State Statutes Relevant to Title V (Effective July 20, 2022)
The Michigan Public Health Code, Public Act 368 of 1978, governs public health in Michigan. The law indicates the state health department shall “continually and diligently endeavor to prevent disease, prolong life, and promote the public health through organized programs” (MCL 333.2221). Furthermore, it shall “promote an adequate and appropriate system of local health services throughout the state and shall endeavor to develop and establish arrangements and procedures for the effective coordination and integration of all public health services including effective cooperation between public and nonpublic entities to provide a unified system of statewide health care” (MCL 333.2224).
In FY 2023, state funding for MCH and CSHCS programs was appropriated through Public Act 166 Enrolled House Bill 5783, Article 6, Health and Human Services of 2022. CSHCS is mandated by the Michigan Public Health Code, Public Act 368 of 1978, in cooperation with the federal government under Title V of the Social Security Act and the annual MDHHS Appropriations Act. State general funds for MCH programs are itemized in Sec. 116, Family Health Services, of Public Act 166 of 2022, and CSHCS is addressed in Sec. 117.
Additional MCH funding requirements and legislative reporting relate to evidence-based programs to reduce infant mortality (Sec. 1308), family planning/pregnancy prevention (Sec. 1301-1305, 1309, 1314, 1320, 1347), healthy moms healthy babies (Sec. 1348), prenatal care outreach and rural home visiting (Sec. 1311), Healthy Start (Sec. 1312), fetal alcohol syndrome services (Sec. 1313), oral health initiatives (Sec. 1315-1317, 1343), Michigan Model for Health™ (Sec. 1321), drinking water declaration of emergency fund support services (Sec. 1306), healthy exercise programs for school-age children (Sec. 1342); and immunization policy, practices and statewide media campaign (Sec. 1322, 1349).

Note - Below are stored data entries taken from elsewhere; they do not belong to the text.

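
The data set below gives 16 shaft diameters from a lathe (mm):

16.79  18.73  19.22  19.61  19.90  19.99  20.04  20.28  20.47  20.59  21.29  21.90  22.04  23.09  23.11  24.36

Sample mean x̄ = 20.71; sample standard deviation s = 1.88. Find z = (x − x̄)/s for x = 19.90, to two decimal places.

-0.43

z = (19.90 − 20.71) / 1.88 = -0.43.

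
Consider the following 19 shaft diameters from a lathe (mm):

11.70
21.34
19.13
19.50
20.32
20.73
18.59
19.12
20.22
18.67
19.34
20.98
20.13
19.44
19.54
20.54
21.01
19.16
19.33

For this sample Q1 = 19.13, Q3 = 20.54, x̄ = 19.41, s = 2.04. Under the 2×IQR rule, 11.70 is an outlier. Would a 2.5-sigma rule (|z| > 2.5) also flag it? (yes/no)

yes

z = (11.70 − 19.41) / 2.04 = -3.78.
|z| = 3.78 > 2.5.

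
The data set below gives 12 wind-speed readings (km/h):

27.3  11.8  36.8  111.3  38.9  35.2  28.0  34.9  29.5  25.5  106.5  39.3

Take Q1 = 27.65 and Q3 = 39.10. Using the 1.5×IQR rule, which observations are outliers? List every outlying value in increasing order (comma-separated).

IQR = Q3 − Q1 = 39.10 − 27.65 = 11.45.
Lower fence = Q1 − 1.5·IQR = 27.65 − 17.175 = 10.475.
Upper fence = Q3 + 1.5·IQR = 39.10 + 17.175 = 56.275.
106.5 > 56.275 → outlier.
111.3 > 56.275 → outlier.
All remaining values lie within [10.475, 56.275].

106.5, 111.3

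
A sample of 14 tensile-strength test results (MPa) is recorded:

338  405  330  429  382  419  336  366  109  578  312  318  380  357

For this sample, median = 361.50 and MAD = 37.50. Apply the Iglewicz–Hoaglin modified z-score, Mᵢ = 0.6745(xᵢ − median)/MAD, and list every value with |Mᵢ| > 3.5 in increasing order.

109, 578

|Mᵢ| > 3.5 ⇔ |xᵢ − 361.50| > 3.5·37.50/0.6745 = 194.59.
So outliers lie outside [166.91, 556.09].
109: M = -4.54 → outlier.
578: M = 3.89 → outlier.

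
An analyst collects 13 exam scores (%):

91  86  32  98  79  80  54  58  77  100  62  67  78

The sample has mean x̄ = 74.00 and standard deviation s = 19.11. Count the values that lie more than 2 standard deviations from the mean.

Cutoffs: x̄ ± 2s = [35.78, 112.22].
Outside the cutoffs: 32.

1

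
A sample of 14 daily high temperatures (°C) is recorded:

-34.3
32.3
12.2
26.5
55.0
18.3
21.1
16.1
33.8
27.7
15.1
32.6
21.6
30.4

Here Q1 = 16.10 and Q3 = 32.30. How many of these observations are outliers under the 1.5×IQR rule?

1

IQR = 16.20; fences at 16.10 − 24.30 = -8.20 and 32.30 + 24.30 = 56.60.
Outside the cutoffs: -34.3.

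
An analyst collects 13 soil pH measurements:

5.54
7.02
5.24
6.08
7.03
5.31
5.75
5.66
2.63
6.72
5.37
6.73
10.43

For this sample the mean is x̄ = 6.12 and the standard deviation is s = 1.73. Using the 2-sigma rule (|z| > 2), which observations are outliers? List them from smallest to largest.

Cutoffs at x̄ ± 2s: 6.12 ± 2·1.73 = [2.66, 9.58].
2.63: z = -2.02, |z| > 2 → outlier.
10.43: z = 2.49, |z| > 2 → outlier.
Every other value lies within [2.66, 9.58].

2.63, 10.43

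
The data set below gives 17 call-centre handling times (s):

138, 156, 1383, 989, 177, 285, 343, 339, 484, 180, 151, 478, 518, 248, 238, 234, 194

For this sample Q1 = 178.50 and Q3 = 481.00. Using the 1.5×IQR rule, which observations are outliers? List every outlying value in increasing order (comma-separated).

IQR = Q3 − Q1 = 481.00 − 178.50 = 302.50.
Lower fence = Q1 − 1.5·IQR = 178.50 − 453.75 = -275.25.
Upper fence = Q3 + 1.5·IQR = 481.00 + 453.75 = 934.75.
989 > 934.75 → outlier.
1383 > 934.75 → outlier.
All remaining values lie within [-275.25, 934.75].

989, 1383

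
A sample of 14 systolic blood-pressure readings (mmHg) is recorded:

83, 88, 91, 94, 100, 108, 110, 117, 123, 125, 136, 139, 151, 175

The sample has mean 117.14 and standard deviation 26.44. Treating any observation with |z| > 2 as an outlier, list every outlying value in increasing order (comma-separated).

Cutoffs at x̄ ± 2s: 117.14 ± 2·26.44 = [64.26, 170.02].
175: z = 2.19, |z| > 2 → outlier.
Every other value lies within [64.26, 170.02].

175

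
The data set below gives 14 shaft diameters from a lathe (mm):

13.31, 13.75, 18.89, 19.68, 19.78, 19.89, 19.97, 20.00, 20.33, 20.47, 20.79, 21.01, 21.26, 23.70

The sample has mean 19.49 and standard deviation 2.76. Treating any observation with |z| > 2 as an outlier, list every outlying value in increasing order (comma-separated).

Cutoffs at x̄ ± 2s: 19.49 ± 2·2.76 = [13.97, 25.01].
13.31: z = -2.24, |z| > 2 → outlier.
13.75: z = -2.08, |z| > 2 → outlier.
Every other value lies within [13.97, 25.01].

13.31, 13.75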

Requirements in the FY 2023 Health and Human Services budget for CSHCS included criteria in Sec. 1360 for MDHHS to provide services; Sec. 1361 authorizes that some funding be used to develop and expand telemedicine capabilities and to support chronic complex care management.
[1] American Indian race is known to be underreported in Michigan due to several reasons, including a hesitancy to identify as American Indian given a history of inequitable treatment by state and local governments.